空飛ぶクラゲ
 プロローグ

秋になると空を見上げるたびに、秋の空は高いんだよ、と高校のクラスメートが教えてくれたことを思い出します。うだるような暑さがうそだったかのように涼しくなってきました。

やかましく鳴いていたセミが、アスファルトの上に仰向けで息絶えていました。セミは必ず空を見上げて死ぬんだよなとセンチメンタルになったのも束の間、セミの目は背中側についていることに気づき、複雑な気持ちに駆られたのでした。セミは最期に何を見るのでしょう。

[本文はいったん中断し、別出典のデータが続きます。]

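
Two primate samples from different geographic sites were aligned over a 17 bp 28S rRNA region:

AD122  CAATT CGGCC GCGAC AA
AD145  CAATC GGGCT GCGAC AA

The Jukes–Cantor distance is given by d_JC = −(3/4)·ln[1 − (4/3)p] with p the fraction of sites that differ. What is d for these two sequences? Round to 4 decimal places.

The sequences differ at positions 5 (T/C), 6 (C/G), 10 (C/T).
p = 3/17 = 0.176471.
d = −0.75 · ln(1 − (4/3)·0.176471) = −0.75 · ln(0.764705) = −0.75 · (-0.268265) = 0.2012.

0.2012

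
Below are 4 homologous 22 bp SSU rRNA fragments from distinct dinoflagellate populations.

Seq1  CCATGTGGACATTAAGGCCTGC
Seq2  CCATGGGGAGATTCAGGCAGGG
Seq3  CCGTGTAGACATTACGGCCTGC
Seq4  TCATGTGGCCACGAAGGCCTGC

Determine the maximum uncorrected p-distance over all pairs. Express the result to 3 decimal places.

Pairwise Hamming distances:
  Seq1 vs Seq2: 6
  Seq1 vs Seq3: 3
  Seq1 vs Seq4: 4
  Seq2 vs Seq3: 9
  Seq2 vs Seq4: 10
  Seq3 vs Seq4: 7
The largest is 10 mismatches, between Seq2 and Seq4; p = 10/22 = 0.455.

0.455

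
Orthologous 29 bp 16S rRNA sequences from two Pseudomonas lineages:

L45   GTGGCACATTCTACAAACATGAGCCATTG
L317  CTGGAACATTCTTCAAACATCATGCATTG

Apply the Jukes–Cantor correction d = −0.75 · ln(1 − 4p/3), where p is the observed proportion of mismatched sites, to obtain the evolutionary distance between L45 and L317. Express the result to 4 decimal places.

0.2421

The sequences differ at positions 1 (G/C), 5 (C/A), 13 (A/T), 21 (G/C), 23 (G/T), 24 (C/G).
p = 6/29 = 0.206897.
d = −0.75 · ln(1 − (4/3)·0.206897) = −0.75 · ln(0.724137) = −0.75 · (-0.322775) = 0.2421.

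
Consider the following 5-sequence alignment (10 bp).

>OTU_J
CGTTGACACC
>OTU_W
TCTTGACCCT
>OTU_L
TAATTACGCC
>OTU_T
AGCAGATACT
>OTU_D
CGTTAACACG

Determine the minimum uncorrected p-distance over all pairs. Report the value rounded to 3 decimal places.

0.200

Pairwise Hamming distances:
  OTU_J vs OTU_W: 4
  OTU_J vs OTU_L: 5
  OTU_J vs OTU_T: 5
  OTU_J vs OTU_D: 2
  OTU_W vs OTU_L: 5
  OTU_W vs OTU_T: 6
  OTU_W vs OTU_D: 5
  OTU_L vs OTU_T: 8
  OTU_L vs OTU_D: 6
  OTU_T vs OTU_D: 6
The smallest is 2 mismatches, between OTU_J and OTU_D; p = 2/10 = 0.200.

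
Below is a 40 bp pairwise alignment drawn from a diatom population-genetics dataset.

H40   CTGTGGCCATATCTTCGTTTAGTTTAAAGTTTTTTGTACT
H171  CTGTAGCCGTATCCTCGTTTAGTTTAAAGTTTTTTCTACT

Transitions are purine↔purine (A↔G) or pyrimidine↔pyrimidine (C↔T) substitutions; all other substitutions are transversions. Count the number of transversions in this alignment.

1

The sequences differ at positions 5 (G/A, transition), 9 (A/G, transition), 14 (T/C, transition), 36 (G/C, transversion).
Of the 4 differences, 3 transitions and 1 transversion, so the answer is 1.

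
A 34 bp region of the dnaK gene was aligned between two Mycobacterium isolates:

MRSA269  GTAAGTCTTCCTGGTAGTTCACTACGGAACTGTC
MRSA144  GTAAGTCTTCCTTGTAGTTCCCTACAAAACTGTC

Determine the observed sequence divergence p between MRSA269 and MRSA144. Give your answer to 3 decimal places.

The sequences differ at positions 13 (G/T), 21 (A/C), 26 (G/A), 27 (G/A).
There are 4 differences over 34 sites, so p = 4/34 = 0.118.

0.118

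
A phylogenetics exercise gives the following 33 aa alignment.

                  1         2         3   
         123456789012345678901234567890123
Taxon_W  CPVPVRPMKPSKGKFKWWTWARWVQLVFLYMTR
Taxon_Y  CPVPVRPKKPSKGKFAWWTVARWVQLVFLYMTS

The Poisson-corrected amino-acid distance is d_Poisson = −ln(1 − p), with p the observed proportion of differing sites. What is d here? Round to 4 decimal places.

0.1292

Differing sites — 8:M/K; 16:K/A; 20:W/V; 33:R/S.
p = 4/33 = 0.121212.
d = −ln(1 − 0.121212) = −ln(0.878788) = 0.1292.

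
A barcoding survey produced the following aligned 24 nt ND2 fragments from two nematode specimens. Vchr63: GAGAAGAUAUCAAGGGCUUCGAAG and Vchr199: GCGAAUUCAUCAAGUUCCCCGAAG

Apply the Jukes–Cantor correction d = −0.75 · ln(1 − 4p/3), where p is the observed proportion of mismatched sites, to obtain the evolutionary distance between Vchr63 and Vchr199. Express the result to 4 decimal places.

Mismatches occur at site 2 (A/C), site 6 (G/U), site 7 (A/U), site 8 (U/C), site 15 (G/U), site 16 (G/U), site 18 (U/C), site 19 (U/C).
p = 8/24 = 0.333333.
d = −0.75 · ln(1 − (4/3)·0.333333) = −0.75 · ln(0.555556) = −0.75 · (-0.587786) = 0.4408.

0.4408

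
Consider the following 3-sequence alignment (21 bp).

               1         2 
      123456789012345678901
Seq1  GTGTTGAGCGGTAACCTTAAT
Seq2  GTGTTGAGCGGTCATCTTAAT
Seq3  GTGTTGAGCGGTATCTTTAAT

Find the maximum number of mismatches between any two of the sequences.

4

Pairwise Hamming distances:
  Seq1 vs Seq2: 2
  Seq1 vs Seq3: 2
  Seq2 vs Seq3: 4
The largest is 4, between Seq2 and Seq3.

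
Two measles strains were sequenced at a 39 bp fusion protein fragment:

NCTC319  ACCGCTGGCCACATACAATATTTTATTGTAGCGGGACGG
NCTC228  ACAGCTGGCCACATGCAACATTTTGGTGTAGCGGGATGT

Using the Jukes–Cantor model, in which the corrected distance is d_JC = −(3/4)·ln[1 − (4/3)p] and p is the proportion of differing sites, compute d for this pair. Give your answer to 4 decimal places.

0.2052

Differing sites — 3:C/A; 15:A/G; 19:T/C; 25:A/G; 26:T/G; 37:C/T; 39:G/T.
p = 7/39 = 0.179487.
d = −0.75 · ln(1 − (4/3)·0.179487) = −0.75 · ln(0.760684) = −0.75 · (-0.273537) = 0.2052.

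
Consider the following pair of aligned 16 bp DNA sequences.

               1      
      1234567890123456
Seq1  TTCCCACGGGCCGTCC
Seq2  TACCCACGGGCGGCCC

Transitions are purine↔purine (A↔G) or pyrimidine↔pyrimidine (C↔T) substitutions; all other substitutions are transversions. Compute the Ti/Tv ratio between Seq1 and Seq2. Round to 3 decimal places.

The sequences differ at positions 2 (T/A, transversion), 12 (C/G, transversion), 14 (T/C, transition).
Of the 3 differences, 1 transition and 2 transversions, so Ti/Tv = 1/2 = 0.500.

0.500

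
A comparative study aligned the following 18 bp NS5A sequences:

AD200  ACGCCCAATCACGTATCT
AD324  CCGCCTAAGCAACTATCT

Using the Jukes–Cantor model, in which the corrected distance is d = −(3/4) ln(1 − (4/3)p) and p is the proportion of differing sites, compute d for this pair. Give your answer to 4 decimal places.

Differing sites — 1:A/C; 6:C/T; 9:T/G; 12:C/A; 13:G/C.
p = 5/18 = 0.277778.
d = −0.75 · ln(1 − (4/3)·0.277778) = −0.75 · ln(0.629629) = −0.75 · (-0.462625) = 0.3470.

0.3470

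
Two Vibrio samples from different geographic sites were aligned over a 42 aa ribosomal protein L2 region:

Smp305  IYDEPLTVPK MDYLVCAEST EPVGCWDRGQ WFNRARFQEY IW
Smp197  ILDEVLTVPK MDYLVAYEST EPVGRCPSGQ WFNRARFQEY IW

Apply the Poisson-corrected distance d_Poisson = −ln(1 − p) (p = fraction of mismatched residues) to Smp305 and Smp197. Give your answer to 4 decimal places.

Mismatches occur at site 2 (Y↔L), site 5 (P↔V), site 16 (C↔A), site 17 (A↔Y), site 25 (C↔R), site 26 (W↔C), site 27 (D↔P), site 28 (R↔S).
p = 8/42 = 0.190476.
d = −ln(1 − 0.190476) = −ln(0.809524) = 0.2113.

0.2113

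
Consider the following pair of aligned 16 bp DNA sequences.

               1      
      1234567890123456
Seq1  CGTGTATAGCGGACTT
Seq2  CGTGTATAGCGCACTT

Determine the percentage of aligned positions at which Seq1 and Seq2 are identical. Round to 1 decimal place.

93.8%

The sequences differ at position 12 (G/C).
15 of the 16 sites match, so the percent identity is 15/16 × 100 = 93.8%.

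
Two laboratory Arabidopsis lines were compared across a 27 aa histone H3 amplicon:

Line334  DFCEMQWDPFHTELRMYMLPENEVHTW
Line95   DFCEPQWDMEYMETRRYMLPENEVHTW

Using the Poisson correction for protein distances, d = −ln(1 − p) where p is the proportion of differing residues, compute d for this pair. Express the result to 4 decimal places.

0.3001

The sequences differ at positions 5 (M/P), 9 (P/M), 10 (F/E), 11 (H/Y), 12 (T/M), 14 (L/T), 16 (M/R).
p = 7/27 = 0.259259.
d = −ln(1 − 0.259259) = −ln(0.740741) = 0.3001.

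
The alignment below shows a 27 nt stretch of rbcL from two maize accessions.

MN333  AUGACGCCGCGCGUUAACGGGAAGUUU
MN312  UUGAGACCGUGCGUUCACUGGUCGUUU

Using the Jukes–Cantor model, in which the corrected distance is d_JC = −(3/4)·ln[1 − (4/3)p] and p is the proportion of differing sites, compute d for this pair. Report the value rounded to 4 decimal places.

The sequences differ at positions 1 (A/U), 5 (C/G), 6 (G/A), 10 (C/U), 16 (A/C), 19 (G/U), 22 (A/U), 23 (A/C).
p = 8/27 = 0.296296.
d = −0.75 · ln(1 − (4/3)·0.296296) = −0.75 · ln(0.604939) = −0.75 · (-0.502628) = 0.3770.

0.3770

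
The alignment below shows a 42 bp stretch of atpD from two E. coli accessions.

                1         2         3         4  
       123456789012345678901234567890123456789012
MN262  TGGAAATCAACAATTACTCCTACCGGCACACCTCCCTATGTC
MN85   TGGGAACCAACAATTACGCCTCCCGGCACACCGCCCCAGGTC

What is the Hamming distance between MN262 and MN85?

The sequences differ at positions 4 (A/G), 7 (T/C), 18 (T/G), 22 (A/C), 33 (T/G), 37 (T/C), 39 (T/G).
That gives 7 mismatches out of 42 aligned sites, so the Hamming distance is 7.

7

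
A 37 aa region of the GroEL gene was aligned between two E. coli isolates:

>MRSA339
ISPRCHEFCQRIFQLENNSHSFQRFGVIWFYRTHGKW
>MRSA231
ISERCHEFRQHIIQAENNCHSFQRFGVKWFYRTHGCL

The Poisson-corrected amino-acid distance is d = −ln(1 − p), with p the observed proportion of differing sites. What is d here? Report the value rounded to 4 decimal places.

0.2787

Mismatches occur at site 3 (P/E), site 9 (C/R), site 11 (R/H), site 13 (F/I), site 15 (L/A), site 19 (S/C), site 28 (I/K), site 36 (K/C), site 37 (W/L).
p = 9/37 = 0.243243.
d = −ln(1 − 0.243243) = −ln(0.756757) = 0.2787.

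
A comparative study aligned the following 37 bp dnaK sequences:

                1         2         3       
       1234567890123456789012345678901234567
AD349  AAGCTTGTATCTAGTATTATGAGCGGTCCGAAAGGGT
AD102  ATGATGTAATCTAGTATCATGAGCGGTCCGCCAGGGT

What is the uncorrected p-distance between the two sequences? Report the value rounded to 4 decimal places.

Mismatches occur at site 2 (A↔T), site 4 (C↔A), site 6 (T↔G), site 7 (G↔T), site 8 (T↔A), site 18 (T↔C), site 31 (A↔C), site 32 (A↔C).
There are 8 differences over 37 sites, so p = 8/37 = 0.2162.

0.2162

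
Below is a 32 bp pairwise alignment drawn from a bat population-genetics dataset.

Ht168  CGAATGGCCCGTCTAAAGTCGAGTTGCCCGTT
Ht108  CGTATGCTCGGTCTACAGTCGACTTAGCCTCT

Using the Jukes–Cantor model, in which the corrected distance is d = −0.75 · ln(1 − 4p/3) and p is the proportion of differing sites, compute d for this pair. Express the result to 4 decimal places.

Mismatches occur at site 3 (A→T), site 7 (G→C), site 8 (C→T), site 10 (C→G), site 16 (A→C), site 23 (G→C), site 26 (G→A), site 27 (C→G), site 30 (G→T), site 31 (T→C).
p = 10/32 = 0.312500.
d = −0.75 · ln(1 − (4/3)·0.312500) = −0.75 · ln(0.583333) = −0.75 · (-0.538997) = 0.4042.

0.4042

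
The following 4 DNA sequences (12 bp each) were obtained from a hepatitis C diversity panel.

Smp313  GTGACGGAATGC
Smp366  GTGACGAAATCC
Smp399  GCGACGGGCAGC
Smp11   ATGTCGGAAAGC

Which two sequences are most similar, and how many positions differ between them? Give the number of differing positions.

Pairwise Hamming distances:
  Smp313 vs Smp366: 2
  Smp313 vs Smp399: 4
  Smp313 vs Smp11: 3
  Smp366 vs Smp399: 6
  Smp366 vs Smp11: 5
  Smp399 vs Smp11: 5
The smallest is 2, between Smp313 and Smp366.

2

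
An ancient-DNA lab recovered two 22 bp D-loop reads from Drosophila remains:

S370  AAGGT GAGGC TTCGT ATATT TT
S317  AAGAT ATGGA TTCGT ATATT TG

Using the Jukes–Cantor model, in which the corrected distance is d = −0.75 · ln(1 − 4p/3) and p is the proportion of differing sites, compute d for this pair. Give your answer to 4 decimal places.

0.2708

Mismatches occur at site 4 (G→A), site 6 (G→A), site 7 (A→T), site 10 (C→A), site 22 (T→G).
p = 5/22 = 0.227273.
d = −0.75 · ln(1 − (4/3)·0.227273) = −0.75 · ln(0.696969) = −0.75 · (-0.361014) = 0.2708.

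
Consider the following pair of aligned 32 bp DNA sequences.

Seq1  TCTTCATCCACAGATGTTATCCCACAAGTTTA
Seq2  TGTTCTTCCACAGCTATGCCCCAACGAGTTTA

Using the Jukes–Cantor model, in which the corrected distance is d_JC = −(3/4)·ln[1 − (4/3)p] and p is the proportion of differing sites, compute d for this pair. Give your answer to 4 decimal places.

0.3525

The sequences differ at positions 2 (C/G), 6 (A/T), 14 (A/C), 16 (G/A), 18 (T/G), 19 (A/C), 20 (T/C), 23 (C/A), 26 (A/G).
p = 9/32 = 0.281250.
d = −0.75 · ln(1 − (4/3)·0.281250) = −0.75 · ln(0.625000) = −0.75 · (-0.470004) = 0.3525.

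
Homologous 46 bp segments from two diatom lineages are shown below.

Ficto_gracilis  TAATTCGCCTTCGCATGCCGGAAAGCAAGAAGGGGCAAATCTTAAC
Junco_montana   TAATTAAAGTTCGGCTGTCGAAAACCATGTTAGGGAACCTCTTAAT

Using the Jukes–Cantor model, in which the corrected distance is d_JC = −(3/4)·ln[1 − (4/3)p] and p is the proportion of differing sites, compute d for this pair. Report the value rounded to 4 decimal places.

0.5091

The sequences differ at positions 6 (C/A), 7 (G/A), 8 (C/A), 9 (C/G), 14 (C/G), 15 (A/C), 18 (C/T), 21 (G/A), 25 (G/C), 28 (A/T), 30 (A/T), 31 (A/T), 32 (G/A), 36 (C/A), 38 (A/C), 39 (A/C), 46 (C/T).
p = 17/46 = 0.369565.
d = −0.75 · ln(1 − (4/3)·0.369565) = −0.75 · ln(0.507247) = −0.75 · (-0.678757) = 0.5091.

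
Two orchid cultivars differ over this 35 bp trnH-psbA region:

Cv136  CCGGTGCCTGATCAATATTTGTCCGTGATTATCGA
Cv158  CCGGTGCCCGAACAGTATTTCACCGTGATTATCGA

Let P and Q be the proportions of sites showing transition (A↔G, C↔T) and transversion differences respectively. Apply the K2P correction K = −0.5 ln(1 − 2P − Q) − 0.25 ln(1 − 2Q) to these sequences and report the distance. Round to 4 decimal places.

0.1586

The sequences differ at positions 9 (T/C, transition), 12 (T/A, transversion), 15 (A/G, transition), 21 (G/C, transversion), 22 (T/A, transversion).
Of the 5 differences, 2 transitions and 3 transversions over 35 sites: P = 2/35 = 0.057143, Q = 3/35 = 0.085714.
d = −0.5·ln(0.800000) − 0.25·ln(0.828572) = −0.5·(-0.223144) − 0.25·(-0.188052) = 0.1586.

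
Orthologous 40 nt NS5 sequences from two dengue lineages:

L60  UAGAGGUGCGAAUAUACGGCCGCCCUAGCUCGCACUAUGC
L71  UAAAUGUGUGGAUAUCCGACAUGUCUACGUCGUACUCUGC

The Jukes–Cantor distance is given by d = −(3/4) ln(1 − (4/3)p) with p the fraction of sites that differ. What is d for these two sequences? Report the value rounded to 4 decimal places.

0.4715

Mismatches occur at site 3 (G/A), site 5 (G/U), site 9 (C/U), site 11 (A/G), site 16 (A/C), site 19 (G/A), site 21 (C/A), site 22 (G/U), site 23 (C/G), site 24 (C/U), site 28 (G/C), site 29 (C/G), site 33 (C/U), site 37 (A/C).
p = 14/40 = 0.350000.
d = −0.75 · ln(1 − (4/3)·0.350000) = −0.75 · ln(0.533333) = −0.75 · (-0.628609) = 0.4715.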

かくいうわたしは、今年の夏、棚にモノをあげようとした際にバランスを崩して踏み台にしていた椅子ごと転倒し、後頭部と背部を強打するという災難に見舞われました。スローモーションで天井が遠のき、頭が床でバウンドするのを感じながら、あ、だめかも。これで終わりか……と思いました。火サスだったら死んでいるパターンです。幸い、事なきを得ましたが。
 

そしてまた、毎朝汗だくで起きていたのですが、同僚からも田舎の親からも、熱中症で死ぬよ、と忠告されました。聞けば世間の人々は今や寝ているときもエアコンをかけているというではないですか。いつの間にそんな時代になっていたのでしょう!そんなわけで、死というものを少し身近に感じ、時代の変化に驚いた令和2年の夏でした。  
 

生きていればいいこともあるもので、ご縁あってMKコーポレーションよりコラムを書いてみないかとお声がけいただきました。自由にどうぞと言ってくださったので、ありがたくこの場をお借りして、日々のあれこれを書かせていただこうと思います。
 

昭和の子どもだったわたしは、ミッドライフクライシスまっただ中。中年をどう生きるかが目下のテーマです。
 

土に触れていないモグラのごとく不安になりがちな性分なもので、どうなることかとドキドキしておりますが、読者の方々に少しでも楽しんでいただけたらうれしく思います。
 

というわけで、連載はーじまーるよー。